Explosions dans des bases militaires
Les attaques se sont concentrées sur des installations clés telles que Fuerte Tiuna, le principal complexe militaire du pays, et la base aérienne de La Carlota. Des témoins oculaires ont rapporté avoir entendu des rafales de tirs et des hélicoptères après de puissantes explosions qui ont provoqué des coupures de courant immédiates dans les zones environnantes. Les résidents des complexes résidentiels situés à l'intérieur des forts militaires ont commencé à quitter les installations par crainte de nouveaux impacts.
Outre les installations de la capitale, Caracas, des attaques contre diverses bases militaires dans des régions telles que La Guaira, Higuerote et Maracay ont été confirmées. Dans le port de La Guaira, les habitants ont décrit des explosions d'une telle ampleur qu'elles ont fait trembler les murs et les vitres des bâtiments voisins.

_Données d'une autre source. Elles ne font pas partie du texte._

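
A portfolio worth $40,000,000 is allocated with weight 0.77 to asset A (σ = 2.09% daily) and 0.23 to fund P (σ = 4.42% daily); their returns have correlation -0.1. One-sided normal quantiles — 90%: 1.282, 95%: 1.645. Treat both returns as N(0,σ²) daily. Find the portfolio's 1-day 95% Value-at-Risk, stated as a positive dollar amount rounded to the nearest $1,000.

$1,195,000

σ_p² = 0.77²·2.09² + 0.23²·4.42² + 2·-0.1·0.77·0.23·2.09·4.42 = 3.2961 (%²).
σ_p = √3.2961 = 1.816%.
VaR = 1.645 × 1.816% = 2.987%; on $40,000,000 that is $1,194,800.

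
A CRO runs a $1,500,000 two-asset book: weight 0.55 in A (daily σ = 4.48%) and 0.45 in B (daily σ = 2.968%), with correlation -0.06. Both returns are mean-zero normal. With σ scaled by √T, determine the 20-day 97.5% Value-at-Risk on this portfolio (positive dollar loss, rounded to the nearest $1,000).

σ_p = √(0.55²·4.48² + 0.45²·2.968² + 2·-0.06·0.55·0.45·4.48·2.968) = 2.731%.
σ_{20d} = 2.731% × √20 = 12.213%.
z(97.5%) = 1.960.
VaR = 1.960 × 12.213% = 23.937%; on $1,500,000 that is $359,055.

$359,000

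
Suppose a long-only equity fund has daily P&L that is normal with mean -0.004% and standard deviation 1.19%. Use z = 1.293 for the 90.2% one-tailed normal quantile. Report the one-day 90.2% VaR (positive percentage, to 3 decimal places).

VaR = −μ + z·σ = −(-0.004%) + 1.293 × 1.19% = 1.543%.

1.543%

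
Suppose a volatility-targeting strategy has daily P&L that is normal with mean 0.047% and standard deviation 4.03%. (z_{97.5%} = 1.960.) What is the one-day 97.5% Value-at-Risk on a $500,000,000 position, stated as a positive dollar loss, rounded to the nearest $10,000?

VaR = −μ + z·σ = −(0.047%) + 1.960 × 4.03% = 7.852%.
On $500,000,000: 0.07852 × $500,000,000 = $39,260,000.

$39,260,000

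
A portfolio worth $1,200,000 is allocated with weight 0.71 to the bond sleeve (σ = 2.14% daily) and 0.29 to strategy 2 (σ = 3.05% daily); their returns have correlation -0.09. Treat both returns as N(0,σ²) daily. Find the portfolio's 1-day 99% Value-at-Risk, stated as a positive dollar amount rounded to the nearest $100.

σ_p² = 0.71²·2.14² + 0.29²·3.05² + 2·-0.09·0.71·0.29·2.14·3.05 = 2.8490 (%²).
σ_p = √2.8490 = 1.688%.
At 99%, z = 2.326.
VaR = 2.326 × 1.688% = 3.926%; on $1,200,000 that is $47,112.

$47,100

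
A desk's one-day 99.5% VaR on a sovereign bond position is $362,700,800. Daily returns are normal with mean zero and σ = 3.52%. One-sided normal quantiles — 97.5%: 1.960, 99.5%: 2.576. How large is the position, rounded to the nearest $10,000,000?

$4,000,000,000

VaR as a fraction of value: z·σ = 2.576 × 3.52% = 9.06752%.
Position = $362,700,800 / 0.0906752 = $4,000,000,000.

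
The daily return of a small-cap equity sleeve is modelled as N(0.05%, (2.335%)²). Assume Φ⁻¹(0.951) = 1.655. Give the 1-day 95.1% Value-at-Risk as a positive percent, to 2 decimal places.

VaR = −μ + z·σ = −(0.05%) + 1.655 × 2.335% = 3.814%.

3.81%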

L'activité militaire s'est poursuivie sans interruption jusqu'à 2 h 15 du matin.
Le gouvernement espagnol, par l'intermédiaire du ministre des Affaires étrangères, José Manuel Albares, a indiqué qu'il recueillait des informations détaillées sur la situation. M. Albares a confirmé qu'il avait déjà pris contact avec l'ambassadeur espagnol à Caracas et que tout le personnel diplomatique était sain et sauf.
Plainte auprès de l'ONU
Le Venezuela a annoncé qu'il allait déposer une plainte officielle auprès de l'Organisation des Nations unies. Le communiqué officiel, lu à la télévision d'État « VTV », qualifie l'intervention américaine de « violation flagrante » de la Charte des Nations unies et des principes d'égalité juridique entre les États.

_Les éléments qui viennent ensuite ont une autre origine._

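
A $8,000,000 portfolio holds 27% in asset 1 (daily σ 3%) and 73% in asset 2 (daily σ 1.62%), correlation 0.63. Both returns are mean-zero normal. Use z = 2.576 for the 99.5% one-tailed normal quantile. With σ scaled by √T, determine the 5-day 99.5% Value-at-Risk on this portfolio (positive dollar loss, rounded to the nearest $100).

σ_p = √(0.27²·3² + 0.73²·1.62² + 2·0.63·0.27·0.73·3·1.62) = 1.806%.
σ_{5d} = 1.806% × √5 = 4.038%.
VaR = 2.576 × 4.038% = 10.402%; on $8,000,000 that is $832,160.

$832,200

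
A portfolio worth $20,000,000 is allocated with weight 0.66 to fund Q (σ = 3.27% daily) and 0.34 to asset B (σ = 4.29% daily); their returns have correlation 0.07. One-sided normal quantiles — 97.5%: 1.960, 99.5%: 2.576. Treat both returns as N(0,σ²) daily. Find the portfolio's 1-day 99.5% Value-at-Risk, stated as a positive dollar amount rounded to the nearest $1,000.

σ_p² = 0.66²·3.27² + 0.34²·4.29² + 2·0.07·0.66·0.34·3.27·4.29 = 7.2261 (%²).
σ_p = √7.2261 = 2.688%.
VaR = 2.576 × 2.688% = 6.924%; on $20,000,000 that is $1,384,800.

$1,385,000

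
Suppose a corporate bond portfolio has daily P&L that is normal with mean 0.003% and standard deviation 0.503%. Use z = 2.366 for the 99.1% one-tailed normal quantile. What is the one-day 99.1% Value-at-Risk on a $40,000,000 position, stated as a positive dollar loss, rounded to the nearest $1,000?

$475,000

VaR = −μ + z·σ = −(0.003%) + 2.366 × 0.503% = 1.187%.
On $40,000,000: 0.01187 × $40,000,000 = $474,800.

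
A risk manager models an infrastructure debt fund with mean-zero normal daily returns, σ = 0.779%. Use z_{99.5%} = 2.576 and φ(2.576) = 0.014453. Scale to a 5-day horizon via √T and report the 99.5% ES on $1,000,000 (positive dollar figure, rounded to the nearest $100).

σ_{5d} = 0.779% × √5 = 1.742%.
ES multiplier = φ(z)/(1−α) = 0.014453/0.005 = 2.891.
ES = 1.742% × 2.891 = 5.036%; on $1,000,000: $50,360.

$50,400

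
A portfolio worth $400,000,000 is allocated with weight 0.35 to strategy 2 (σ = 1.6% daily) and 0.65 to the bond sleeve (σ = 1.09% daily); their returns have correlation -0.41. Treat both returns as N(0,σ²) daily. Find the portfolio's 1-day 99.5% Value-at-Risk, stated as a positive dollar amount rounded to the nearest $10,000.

σ_p² = 0.35²·1.6² + 0.65²·1.09² + 2·-0.41·0.35·0.65·1.6·1.09 = 0.4902 (%²).
σ_p = √0.4902 = 0.700%.
At 99.5%, z = 2.576.
VaR = 2.576 × 0.700% = 1.803%; on $400,000,000 that is $7,212,000.

$7,210,000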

Le gouvernement vénézuélien a averti que cette agression mettait en danger la vie de millions de personnes et menaçait la stabilité de toute l'Amérique latine et des Caraïbes. Alors que les avions continuent de survoler plusieurs régions du pays, le gouvernement s'est réservé le droit d'exercer sa légitime défense face à l'offensive étrangère.